The man processed just how nondescript of a complete process the entire situation seemed again. Saint Peter was directly in front of him, directly referring to the entire sequence of events that had cataloged the woman’s life, and he was doing it in a manner that more easily resembled that of any middle-class husband in America reading off his grocery list. “Anywho,” he continued, “you’re just about all set for your paradise!

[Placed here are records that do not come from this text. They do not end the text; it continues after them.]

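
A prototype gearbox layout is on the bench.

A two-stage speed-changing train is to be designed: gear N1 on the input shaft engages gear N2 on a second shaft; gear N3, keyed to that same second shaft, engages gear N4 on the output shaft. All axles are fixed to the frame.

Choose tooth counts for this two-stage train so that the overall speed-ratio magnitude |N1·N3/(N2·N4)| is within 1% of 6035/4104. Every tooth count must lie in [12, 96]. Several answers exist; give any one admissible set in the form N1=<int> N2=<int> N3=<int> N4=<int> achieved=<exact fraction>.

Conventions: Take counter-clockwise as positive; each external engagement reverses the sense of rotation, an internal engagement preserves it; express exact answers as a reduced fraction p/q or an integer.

design class (target 6035/4104): fixed-axis compound train
target = 6035/4104 in lowest terms: an exact hit needs N1·N3 = k·6035 and N2·N4 = k·4104 for one integer k, every count in [12, 96]; additionally prefer no 1:1 stage (N1 ≠ N2, N3 ≠ N4)
k = 1: N1·N3 = 6035 = 71·85, N2·N4 = 4104 = 54·76
achieved = 71·85/(54·76) = 6035/4104; |achieved − target| = 0 ≤ 1207/82080 ✓

N1=71 N2=54 N3=85 N4=76 achieved=6035/4104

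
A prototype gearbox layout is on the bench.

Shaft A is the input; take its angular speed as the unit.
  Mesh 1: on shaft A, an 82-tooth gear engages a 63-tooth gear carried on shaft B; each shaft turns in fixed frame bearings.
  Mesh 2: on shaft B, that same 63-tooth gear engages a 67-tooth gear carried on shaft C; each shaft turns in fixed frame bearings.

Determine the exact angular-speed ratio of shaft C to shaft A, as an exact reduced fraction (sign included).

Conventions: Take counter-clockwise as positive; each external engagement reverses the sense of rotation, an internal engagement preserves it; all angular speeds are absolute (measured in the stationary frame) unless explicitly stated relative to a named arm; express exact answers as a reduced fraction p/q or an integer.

class = fixed-axis compound train [2 meshes; 2 ratios multiply, 2 sense flips]
mesh 1 [82T→63T]: running ratio 82/63, sense −
mesh 2 [63T→67T]: running ratio 82/67, sense +
ω_out/ω_in = 82/67

82/67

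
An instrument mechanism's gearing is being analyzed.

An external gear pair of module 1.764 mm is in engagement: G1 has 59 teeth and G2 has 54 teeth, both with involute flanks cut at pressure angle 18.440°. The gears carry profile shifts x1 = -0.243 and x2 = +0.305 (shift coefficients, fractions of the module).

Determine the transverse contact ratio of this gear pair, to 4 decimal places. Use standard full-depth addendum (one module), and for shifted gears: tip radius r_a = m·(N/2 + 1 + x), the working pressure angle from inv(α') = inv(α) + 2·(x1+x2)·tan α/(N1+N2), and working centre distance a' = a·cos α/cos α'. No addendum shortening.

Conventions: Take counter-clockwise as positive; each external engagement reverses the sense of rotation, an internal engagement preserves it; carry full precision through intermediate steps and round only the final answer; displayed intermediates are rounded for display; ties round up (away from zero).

class = single-mesh tooth geometry [involute pair 59T × 54T, m = 1.764]
base radii: r_b1 = 49.366131, r_b2 = 45.182560
tip radii: r_a1 = 53.373348, r_a2 = 49.930020
inv(α') = inv(18.440°) + 2·(-0.243+0.305)·tan α/(59+54) = 0.01195847  ⇒  α' = 18.62653°
a' = a·cos α / cos α' = 99.6660·cos 18.440°/cos 18.62653° = 99.774836
action lengths: √(r_a1²−r_b1²) = 20.290378, √(r_a2²−r_b2²) = 21.249545
base pitch p_b = π·m·cos α = 5.257230
CR = (20.290378 + 21.249545 − 99.774836·sin 18.62653°)/5.257230 = 1.839757
contact ratio ≈ 1.8398

1.8398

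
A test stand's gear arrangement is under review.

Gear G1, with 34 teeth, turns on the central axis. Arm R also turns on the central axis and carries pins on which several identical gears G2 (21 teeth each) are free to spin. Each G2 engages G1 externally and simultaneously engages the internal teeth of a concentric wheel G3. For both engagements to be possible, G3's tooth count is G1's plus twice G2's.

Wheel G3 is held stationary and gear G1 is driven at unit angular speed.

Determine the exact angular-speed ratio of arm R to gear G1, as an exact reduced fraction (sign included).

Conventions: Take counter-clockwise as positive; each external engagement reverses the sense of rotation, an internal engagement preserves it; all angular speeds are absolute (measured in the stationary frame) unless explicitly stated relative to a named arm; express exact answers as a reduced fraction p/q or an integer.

topology: planetary set — G1 34T / G2 21T / G3 76T, arm = carrier (Willis)
ring teeth: 34 + 2·21 = 76
34(ω_sun−ω_arm) = −76(ω_ring−ω_arm),  ω_ring = 0, ω_sun = 1
34(1−ω_arm) = −76(0−ω_arm)  ⇒  110·ω_arm = 34  ⇒  ω_arm = 17/55
ω_out/ω_in = 17/55

17/55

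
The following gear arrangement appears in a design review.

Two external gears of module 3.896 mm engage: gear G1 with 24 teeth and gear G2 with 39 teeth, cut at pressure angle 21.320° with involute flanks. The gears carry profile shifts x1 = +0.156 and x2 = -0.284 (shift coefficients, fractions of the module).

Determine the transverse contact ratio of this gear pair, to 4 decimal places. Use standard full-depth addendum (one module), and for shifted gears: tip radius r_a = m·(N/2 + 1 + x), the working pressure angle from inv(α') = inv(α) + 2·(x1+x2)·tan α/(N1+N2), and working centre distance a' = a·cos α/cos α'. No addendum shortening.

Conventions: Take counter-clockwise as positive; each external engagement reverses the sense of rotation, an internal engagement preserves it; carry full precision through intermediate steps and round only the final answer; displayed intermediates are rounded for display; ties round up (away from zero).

topology: single-mesh involute geometry — m = 3.896, 24T/39T pair
base radii: r_b1 = 43.552498, r_b2 = 70.772808
tip radii: r_a1 = 51.255776, r_a2 = 78.761536
inv(α') = inv(21.320°) + 2·(+0.156-0.284)·tan α/(24+39) = 0.01659577  ⇒  α' = 20.70418°
a' = a·cos α / cos α' = 122.7240·cos 21.320°/cos 20.70418° = 122.218382
action lengths: √(r_a1²−r_b1²) = 27.024702, √(r_a2²−r_b2²) = 34.562829
base pitch p_b = π·m·cos α = 11.402017
CR = (27.024702 + 34.562829 − 122.218382·sin 20.70418°)/11.402017 = 1.611826
contact ratio ≈ 1.6118

1.6118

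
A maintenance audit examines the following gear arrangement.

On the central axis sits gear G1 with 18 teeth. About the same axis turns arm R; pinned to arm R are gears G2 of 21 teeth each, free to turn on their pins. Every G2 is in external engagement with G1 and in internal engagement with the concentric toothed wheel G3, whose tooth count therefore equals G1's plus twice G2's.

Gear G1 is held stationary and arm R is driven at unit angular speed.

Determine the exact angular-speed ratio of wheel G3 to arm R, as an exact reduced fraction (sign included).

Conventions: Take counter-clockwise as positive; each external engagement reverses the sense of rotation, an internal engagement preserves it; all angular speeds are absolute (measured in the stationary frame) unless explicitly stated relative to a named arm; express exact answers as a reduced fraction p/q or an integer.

topology: planetary set — G1 18T / G2 21T / G3 60T, arm = carrier (Willis)
ring teeth: 18 + 2·21 = 60
18(ω_sun−ω_arm) = −60(ω_ring−ω_arm),  ω_sun = 0, ω_arm = 1
ω_ring = 1 − (18/60)(0−1) = 13/10
ω_out/ω_in = 13/10

13/10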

We just have to get a few technicalities out of the way before I can officially license you.”
“License?” “Yes, well, you see, despite the omnipresence, there are a few socio-personal nooks and crannies we like to nudge into before we can truly construct what we know will be the most spiritually and personally pleasing Heaven we can possibly assemble for you. Just a few small holes in the system.
“Holes...in the system.” “Yeah.” “...like what?” “Oh, just the little things that make you you, y’know? We can know the history of all your action – but we can’t judge just what kind of individual angel you’ll be until we know for sure! So, I’m just going to have you answer a few questions, if you don’t mind.” “Do I really have much of an option?” The man answered, chuckling.
“I don’t blame you for being offput by the entire nature of the process. To be honest, it’s become incredibly more ‘streamlined’ and ‘digitized’ over the last couple years – whatever that means. This technology has made it way easier on the angel labor – but I think it’s really taking some of the real, personal, soul out of the process, y’know? Like, why go through all this trouble to put everything up through the Cloud if we still can’t really be a hundred percent sure until I’m standing right here, talking to the guy like I always have been? Pen and paper was way more spiritual, in my opinion. Whatever that’s worth.”
“Is it not worth a lot? You’re Saint freaking Peter.” “Less than you’d think nowadays.”
The two go through the standard operating procedure for admittance into Heaven. Peter goes through some of Travis’ personal life with him in grueling, intricate detail – yet never to the point where the man feels uncomfortable sharing anything he’s lived through. The man feels that his life is his life – and receives ample praise from Peter during the screening process for dealing with problems as they arise and not letting them fester through his future endeavors. Along with his standard familial stories, the man seemingly blinks and he’s testified to the most emphatically personal and heartfelt moments of his entire life – along with all of the events that have caused him to tick a certain way.